1. Trashy reading material. Books are a no-no, at least for the first few days because you probably won’t be able to concentrate on anything too heavy and thought-provoking.  What you require is a friend or two with a love of trashy, celebrity focused magazines and hope that they’ll come and visit you with the biggest pile of easy-reading rubbish you’ve ever seen.  If the thought of reading them fills you with queasiness you can at least look at the pictures.

2. A litter-picker-upper-grabber thing.  I didn’t have one of these and I later found one in a charity shop (too late).  It saves bending down too much (sometimes it took me five minutes to bend down to pick something much needed up after dropping it) and probably has the added bonus of giving you the enjoyment of pretending you work as a litter picker for the local council.

3. An iPod (or equivalent).  It drowns out Hospital Noise.

4. A mobile phone.  So that you can text your family/friends and update your Facebook status (you will need Internet access for the Facebook bit.)  It also saves on paying extortionate money to use the telly-phones and means the nurses have more time to check your blood pressure because they’re not having to answer the phone every time Great Auntie Nellie wants to check up on you. Be sure to keep it with you at all times.
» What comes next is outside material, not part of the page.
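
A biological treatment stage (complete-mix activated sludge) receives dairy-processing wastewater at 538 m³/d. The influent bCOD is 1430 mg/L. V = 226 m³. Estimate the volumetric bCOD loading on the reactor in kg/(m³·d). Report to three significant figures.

L_v ≈ 3.40 kg bCOD/(m³·d)

Applied bCOD load per unit volume = Q·S₀/V = (538 × 1430/1000)/226.0 = 3.404 kg bCOD·m⁻³·d⁻¹.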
5. Sweeties!  You probably won’t eat them and you’ll find them in the cupboard two months later, but the packaging is often bright and luvly and just the thought of knowing that they’re there is comforting.  You can also offer them to visitors as a way of getting them to stop talking for a few seconds.

6. Pain relief.  Be sure to have a cupboard full of little pills before you go into Hospital because you really won’t want a long walk to the shop to stock up whilst in oodles of pain.  And you will be in pain, despite what the other numpties proclaim.
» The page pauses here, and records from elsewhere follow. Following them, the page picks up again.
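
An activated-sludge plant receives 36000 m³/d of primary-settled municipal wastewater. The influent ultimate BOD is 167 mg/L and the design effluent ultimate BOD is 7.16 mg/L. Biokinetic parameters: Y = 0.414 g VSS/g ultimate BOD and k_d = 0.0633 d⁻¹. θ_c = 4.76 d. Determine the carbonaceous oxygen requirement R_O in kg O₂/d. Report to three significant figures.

Y_obs = Y / (1 + k_d θ_c) = 0.414 / (1 + 0.0633 × 4.76) = 0.414 / 1.301 = 0.3181.
Mass of ultimate BOD removed per day: Q(S₀ − S) = 36000 × 159.8 g/m³ = 5754 kg/d.
Net sludge production P_X = 0.3181 × 5754 = 1831 kg VSS/d.
R_O = Q·(S₀ − S) − 1.42·P_X = 5754 − 1.42 × 1831 = 3155 kg O₂/d.

R_O ≈ 3150 kg O₂/d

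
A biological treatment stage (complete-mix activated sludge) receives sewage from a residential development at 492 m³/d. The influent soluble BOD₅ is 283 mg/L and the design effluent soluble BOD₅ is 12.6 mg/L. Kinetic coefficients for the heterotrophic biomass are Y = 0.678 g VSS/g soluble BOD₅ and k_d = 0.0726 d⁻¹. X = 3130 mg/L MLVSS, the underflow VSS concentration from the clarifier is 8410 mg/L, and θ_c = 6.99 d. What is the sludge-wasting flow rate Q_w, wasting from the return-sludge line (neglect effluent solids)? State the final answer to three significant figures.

Q_w ≈ 7.11 m³/d

Steady-state biomass mass balance: V·X·(1 + k_d·θ_c) = Y·Q·(S₀ − S)·θ_c, so V = 0.678 × 492 × (283 − 12.6) × 6.99 / [3130 × (1 + 0.0726 × 6.99)] = 6.3×10^5 / 4718 = 133.6 m³.
θ_c = V·X/(Q_w·X_r) when wasting from the recycle, so Q_w = V·X/(θ_c·X_r) = 133.6 × 3130 / (6.99 × 8410) = 7.115 m³/d.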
7. Tins of soup.  I lived on soup for the first week I was out of Hospital.  It’s perfect ‘get well soon’ food, comforting yet nourishing too, and quick and easy to prepare when you just want to get back to watching that awful daytime tellybox show which is successfully aiding your recovery.

8. Bendy straws.  When you get back to the ward after giving away your kidney they’ll give you water with a straw so that it’s easier to drink.  Continue to use a straw throughout your stay and be sure to have some at home too.  There is no real reason for this; I just like straws.  And so do my cats.

9. Bio-Oil.  Ensure you have a brilliant friend who will buy you some of this as a gift.  Then use it.  If you don’t have a brilliant friend you’ll have to buy it as a gift to yourself.  Look for a good deal online, somewhere like Amazon.  Then use it.

10. A Mummy (or Daddy, Spouse, Lover, Granny, Sibling, Friend, Neighbour, Colleague, Random Stranger, Hitchhiker, etc.) Anybody will do, but preferably it needs to be someone who you feel comfortable with because they will have to help you put your socks on, and you’ll probably spend a lot of time talking to them about bowel movements and suchstuff.  They’re the most useful item to have, simply because they can help with all the previous Top Tips, although you may draw the line at letting them rub Bio-Oil on your scars.